Democrats will only be happy if Iraq is abandoned

OPINION : No one can spend some 10 days visiting the battlefields in Iraq without seeing major progress in every area..

OPINION : No one can spend some 10 days visiting the battlefields in Iraq without seeing major progress in every area . . . If the US provides sustained support to the Iraqi government - in security, governance, and development - there is now a very real chance that Iraq will emerge as a secure and stable state." -Anthony Cordesman, from The Situation in Iraq: A Briefing from the Battlefield,February 13th, 2008.

THIS FROM a man who was a severe critic of the postwar occupation of Iraq and who, as author Peter Wehner points out, is no wide-eyed optimist. In fact, in May 2006 Cordesman had written that "no one can argue that the prospects for stability in Iraq are good". Now, however, there is simply no denying the remarkable improvements in Iraq since the surge began a year ago.

Unless you're a Democrat. As Independent senator Joe Lieberman put it, "Democrats have remained emotionally invested in a narrative of defeat and retreat in Iraq". Their Senate leader, Harry Reid, declares the war already lost. Their presidential candidates (eight of them at the time) unanimously oppose the surge. Then the evidence begins trickling in.

We get news of the "Anbar Awakening", which has now spread to other Sunni areas and Baghdad. The sectarian civil strife, that the Democrats insisted was the reason for us to leave, dwindles to the point of near disappearance. Much of Baghdad is returning to normal.

READ MORE

There are 90,000 neighbourhood volunteers - ordinary citizens who act as auxiliary police and vital informants on terror activity - starkly symbolising the insurgency's loss of popular support.

Captured letters of al-Qaeda leaders reveal despair as they are driven - mostly by Iraqi Sunnis, their own Arab co-religionists - to flight and into hiding.

After agonising years of searching for the right strategy and the right general, we are winning. How do Democrats react?

From Nancy Pelosi to Barack Obama the talking point is the same: sure, there is military progress. We could have predicted that. (They in fact had predicted the opposite, but no matter.) But it's all pointless unless you get national reconciliation.

"National" is a way to ignore what is taking place at local and provincial level, such as Shia cleric Ammar al-Hakim, scion of the family that dominates the largest Shia party in Iraq, travelling last October to Anbar in an unprecedented gesture of reconciliation with the Sunni sheiks.

Doesn't count, you see. Democrats demand nothing less than federal-level reconciliation, and it has to be expressed in actual legislation.

The objection was not only highly legalistic but politically convenient: very few (including me) thought this would be possible under the Maliki government. Then last week, indeed on the day Cordesman published his report, it happened. Mirabile dictu, the Iraqi parliament approved three very significant pieces of legislation.

First, a provincial powers law that turned Iraq into arguably the most federal state in the entire Arab world.
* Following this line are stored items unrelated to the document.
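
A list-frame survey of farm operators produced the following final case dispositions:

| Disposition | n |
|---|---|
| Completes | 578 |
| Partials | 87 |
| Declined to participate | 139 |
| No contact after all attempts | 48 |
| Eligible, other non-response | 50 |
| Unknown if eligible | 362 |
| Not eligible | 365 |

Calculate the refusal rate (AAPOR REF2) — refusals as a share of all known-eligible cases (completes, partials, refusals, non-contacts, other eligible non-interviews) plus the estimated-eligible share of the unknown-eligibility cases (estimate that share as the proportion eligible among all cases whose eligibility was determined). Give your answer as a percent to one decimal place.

12.0%

Top → 139
Determined eligible → 578 + 87 + 139 + 48 + 50 = 902
e = 902 / (902 + 365) = 902 / 1267 = 0.7119
e × U → 0.7119 × 362 = 257.71
Denominator → 902 + 257.71 = 1159.71
REF2 = 139 / 1159.71 = 0.1199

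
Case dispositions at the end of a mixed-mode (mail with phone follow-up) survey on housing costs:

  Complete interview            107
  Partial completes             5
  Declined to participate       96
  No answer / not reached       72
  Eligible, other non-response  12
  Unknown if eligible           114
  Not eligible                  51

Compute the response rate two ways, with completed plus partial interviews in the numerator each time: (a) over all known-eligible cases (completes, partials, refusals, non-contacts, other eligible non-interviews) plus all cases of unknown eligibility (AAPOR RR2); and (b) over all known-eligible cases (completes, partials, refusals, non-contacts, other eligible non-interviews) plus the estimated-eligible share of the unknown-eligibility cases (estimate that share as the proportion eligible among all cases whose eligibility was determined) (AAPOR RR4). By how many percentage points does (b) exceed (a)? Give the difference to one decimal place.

Numerator → 107 + 5 = 112
Denominator → 107 + 5 + 96 + 72 + 12 + 114 = 406
RR2 = 112 / 406 = 0.2759
Known eligible → 107 + 5 + 96 + 72 + 12 = 292
e = 292 / (292 + 51) = 292 / 343 = 0.8513
e × U → 0.8513 × 114 = 97.05
Denominator → 292 + 97.05 = 389.05
RR4 = 112 / 389.05 = 0.2879
Difference = 28.79 − 27.59 = 1.20 percentage points

1.2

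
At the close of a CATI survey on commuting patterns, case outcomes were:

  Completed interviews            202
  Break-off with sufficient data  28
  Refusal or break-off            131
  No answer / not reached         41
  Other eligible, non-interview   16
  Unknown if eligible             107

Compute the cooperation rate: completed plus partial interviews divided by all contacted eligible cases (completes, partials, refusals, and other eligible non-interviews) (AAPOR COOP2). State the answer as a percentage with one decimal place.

Numerator = 202 + 28 = 230
Denominator = 202 + 28 + 131 + 16 = 377
COOP2 = 230 / 377 = 0.6101

61.0%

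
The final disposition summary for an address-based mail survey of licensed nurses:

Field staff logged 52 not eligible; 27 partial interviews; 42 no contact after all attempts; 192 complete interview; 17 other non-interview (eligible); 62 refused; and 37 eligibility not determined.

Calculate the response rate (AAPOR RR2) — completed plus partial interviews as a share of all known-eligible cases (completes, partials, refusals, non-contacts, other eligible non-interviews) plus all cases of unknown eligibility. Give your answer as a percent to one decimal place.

58.1%

Top: 192 + 27 = 219
Denominator: 192 + 27 + 62 + 42 + 17 + 37 = 377
RR2 = 219 / 377 = 0.5809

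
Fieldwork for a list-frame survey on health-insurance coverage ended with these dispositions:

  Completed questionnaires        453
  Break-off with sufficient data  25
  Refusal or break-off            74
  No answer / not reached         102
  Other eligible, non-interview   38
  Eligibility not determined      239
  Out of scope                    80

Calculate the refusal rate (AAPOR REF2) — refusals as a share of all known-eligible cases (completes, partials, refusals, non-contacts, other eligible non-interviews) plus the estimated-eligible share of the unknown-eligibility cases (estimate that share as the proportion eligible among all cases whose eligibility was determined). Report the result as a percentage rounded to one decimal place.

Numerator = 74
Determined eligible = 453 + 25 + 74 + 102 + 38 = 692
e = 692 / (692 + 80) = 692 / 772 = 0.8964
Estimated eligible among unknowns = 0.8964 × 239 = 214.24
Base = 692 + 214.24 = 906.24
REF2 = 74 / 906.24 = 0.0817

8.2%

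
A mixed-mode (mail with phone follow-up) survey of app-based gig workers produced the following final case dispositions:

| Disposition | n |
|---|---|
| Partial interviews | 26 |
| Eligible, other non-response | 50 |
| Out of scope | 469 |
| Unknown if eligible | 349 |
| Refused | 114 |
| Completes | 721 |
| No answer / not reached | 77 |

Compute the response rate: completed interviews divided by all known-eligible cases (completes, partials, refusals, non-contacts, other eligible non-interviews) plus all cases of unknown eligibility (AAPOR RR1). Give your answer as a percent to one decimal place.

Top = 721
Denom = 721 + 26 + 114 + 77 + 50 + 349 = 1337
RR1 = 721 / 1337 = 0.5393

53.9%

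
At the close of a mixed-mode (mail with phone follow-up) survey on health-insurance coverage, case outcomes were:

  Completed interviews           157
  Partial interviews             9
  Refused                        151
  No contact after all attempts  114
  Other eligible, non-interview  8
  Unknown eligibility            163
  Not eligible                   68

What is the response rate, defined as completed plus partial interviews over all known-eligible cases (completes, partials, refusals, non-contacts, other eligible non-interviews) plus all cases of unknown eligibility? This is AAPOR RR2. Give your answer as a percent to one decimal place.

Top = 157 + 9 = 166
Denom = 157 + 9 + 151 + 114 + 8 + 163 = 602
RR2 = 166 / 602 = 0.2757

27.6%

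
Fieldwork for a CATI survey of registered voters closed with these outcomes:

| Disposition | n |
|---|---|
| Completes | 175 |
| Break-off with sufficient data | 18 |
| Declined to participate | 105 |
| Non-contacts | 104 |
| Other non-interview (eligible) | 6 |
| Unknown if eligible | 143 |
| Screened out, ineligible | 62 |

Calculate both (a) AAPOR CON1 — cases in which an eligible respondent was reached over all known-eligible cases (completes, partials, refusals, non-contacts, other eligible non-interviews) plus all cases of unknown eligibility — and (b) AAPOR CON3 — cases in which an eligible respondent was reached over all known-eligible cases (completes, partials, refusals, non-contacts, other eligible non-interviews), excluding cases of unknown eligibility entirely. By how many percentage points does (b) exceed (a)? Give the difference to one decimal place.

Numerator: 175 + 18 + 105 + 6 = 304
Base: 175 + 18 + 105 + 104 + 6 + 143 = 551
CON1 = 304 / 551 = 0.5517
Base: 175 + 18 + 105 + 104 + 6 = 408
CON3 = 304 / 408 = 0.7451
Difference = 74.51 − 55.17 = 19.34 percentage points

19.3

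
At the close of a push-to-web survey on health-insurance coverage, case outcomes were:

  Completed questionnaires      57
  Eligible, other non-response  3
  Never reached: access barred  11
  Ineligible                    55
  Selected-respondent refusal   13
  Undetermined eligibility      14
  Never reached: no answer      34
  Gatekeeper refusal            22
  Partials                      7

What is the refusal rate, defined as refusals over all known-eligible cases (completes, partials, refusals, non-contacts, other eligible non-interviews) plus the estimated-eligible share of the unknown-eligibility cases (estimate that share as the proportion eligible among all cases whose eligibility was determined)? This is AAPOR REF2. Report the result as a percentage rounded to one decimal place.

Refused = 22 + 13 = 35
No contact after all attempts = 34 + 11 = 45
Top → 35
Eligible (known) → 57 + 7 + 35 + 45 + 3 = 147
e = 147 / (147 + 55) = 147 / 202 = 0.7277
Eligible share of unknowns → 0.7277 × 14 = 10.19
Denominator → 147 + 10.19 = 157.19
REF2 = 35 / 157.19 = 0.2227

22.3%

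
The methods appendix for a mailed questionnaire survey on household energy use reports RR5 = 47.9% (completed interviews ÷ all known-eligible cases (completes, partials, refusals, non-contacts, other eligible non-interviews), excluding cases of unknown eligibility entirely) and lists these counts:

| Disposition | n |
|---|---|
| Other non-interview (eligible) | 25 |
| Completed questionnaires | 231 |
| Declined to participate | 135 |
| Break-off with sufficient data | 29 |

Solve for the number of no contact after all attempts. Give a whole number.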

The provinces get not only power but elections by October 1st. US ambassador Ryan Crocker has long been calling this the most crucial step to political stability. It will allow, for example, the pro-American Anbar sheiks to become the legitimate rulers of their province, exercise regional autonomy and forge official relations with the Shia-dominated central government.

Second, parliament passed a partial amnesty for prisoners, 80 per cent of whom are Sunni.
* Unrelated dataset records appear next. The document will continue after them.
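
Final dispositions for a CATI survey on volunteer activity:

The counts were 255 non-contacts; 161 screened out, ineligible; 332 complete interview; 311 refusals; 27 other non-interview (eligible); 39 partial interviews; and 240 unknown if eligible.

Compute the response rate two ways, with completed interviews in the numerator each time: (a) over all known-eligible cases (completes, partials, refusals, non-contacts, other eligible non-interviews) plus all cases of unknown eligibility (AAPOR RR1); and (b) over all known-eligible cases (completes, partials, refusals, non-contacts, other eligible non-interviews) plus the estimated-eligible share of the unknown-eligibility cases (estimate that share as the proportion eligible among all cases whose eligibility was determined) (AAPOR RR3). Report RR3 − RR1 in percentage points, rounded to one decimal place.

0.8

Numerator: 332
Denominator: 332 + 39 + 311 + 255 + 27 + 240 = 1204
RR1 = 332 / 1204 = 0.2757
Known eligible: 332 + 39 + 311 + 255 + 27 = 964
e = 964 / (964 + 161) = 964 / 1125 = 0.8569
e × U: 0.8569 × 240 = 205.66
Denominator: 964 + 205.66 = 1169.66
RR3 = 332 / 1169.66 = 0.2838
Difference = 28.38 − 27.57 = 0.81 percentage points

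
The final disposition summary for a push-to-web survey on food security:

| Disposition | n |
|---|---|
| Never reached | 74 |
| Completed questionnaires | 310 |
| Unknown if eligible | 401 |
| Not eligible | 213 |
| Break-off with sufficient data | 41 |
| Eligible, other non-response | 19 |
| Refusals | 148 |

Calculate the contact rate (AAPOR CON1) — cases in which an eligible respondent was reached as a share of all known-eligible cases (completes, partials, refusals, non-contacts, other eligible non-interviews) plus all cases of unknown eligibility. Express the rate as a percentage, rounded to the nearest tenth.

Num = 310 + 41 + 148 + 19 = 518
Denominator = 310 + 41 + 148 + 74 + 19 + 401 = 993
CON1 = 518 / 993 = 0.5217

52.2%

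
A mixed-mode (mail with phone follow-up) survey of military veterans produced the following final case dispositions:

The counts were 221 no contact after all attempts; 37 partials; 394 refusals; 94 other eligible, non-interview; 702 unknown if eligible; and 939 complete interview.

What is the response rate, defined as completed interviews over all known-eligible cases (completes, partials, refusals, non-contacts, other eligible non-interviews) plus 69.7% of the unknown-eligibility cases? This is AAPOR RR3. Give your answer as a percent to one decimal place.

43.2%

Top = 939
Determined eligible = 939 + 37 + 394 + 221 + 94 = 1685
Eligible share of unknowns = 0.6970 × 702 = 489.29
Denom = 1685 + 489.29 = 2174.29
RR3 = 939 / 2174.29 = 0.4319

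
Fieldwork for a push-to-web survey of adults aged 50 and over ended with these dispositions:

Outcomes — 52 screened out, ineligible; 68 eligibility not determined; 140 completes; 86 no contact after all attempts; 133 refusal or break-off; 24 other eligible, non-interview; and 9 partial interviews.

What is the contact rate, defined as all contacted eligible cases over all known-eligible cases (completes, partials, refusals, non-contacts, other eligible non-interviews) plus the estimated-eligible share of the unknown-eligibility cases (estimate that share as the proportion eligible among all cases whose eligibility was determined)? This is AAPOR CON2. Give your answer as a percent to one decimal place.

67.7%

Numerator: 140 + 9 + 133 + 24 = 306
Eligible (known): 140 + 9 + 133 + 86 + 24 = 392
e = 392 / (392 + 52) = 392 / 444 = 0.8829
Eligible share of unknowns: 0.8829 × 68 = 60.04
Denominator: 392 + 60.04 = 452.04
CON2 = 306 / 452.04 = 0.6769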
Finally, it approved a $48 billion (€32 billion) national budget that allocates government revenues - about 85 per cent of which are from oil - to the provinces. Kurdistan, for example, gets one-sixth.

What will the Democrats say now? They will complain that there is still no oil distribution law. True. But oil revenues are being distributed to the provinces in the national budget.

The fact that parliament could not agree on a permanent formula for the future simply means that it will be allocating oil revenues year by year as part of the budget process.

Is that a reason to abandon Iraq to al-Qaeda and Iran?

Despite all the military and political progress, the Democrats remain unwavering in their commitment to withdrawal on an artificial timetable that inherently jeopardises our "very real chance that Iraq will emerge as a secure and stable state".

Why? Imagine the transformative effects in the region, and indeed in the entire Muslim world, of achieving a secure and stable Iraq, friendly to the United States and victorious over al-Qaeda.

Are the Democrats so intent on denying George Bush retroactive vindication for a war they insist is his that they would deny their own country a now achievable victory?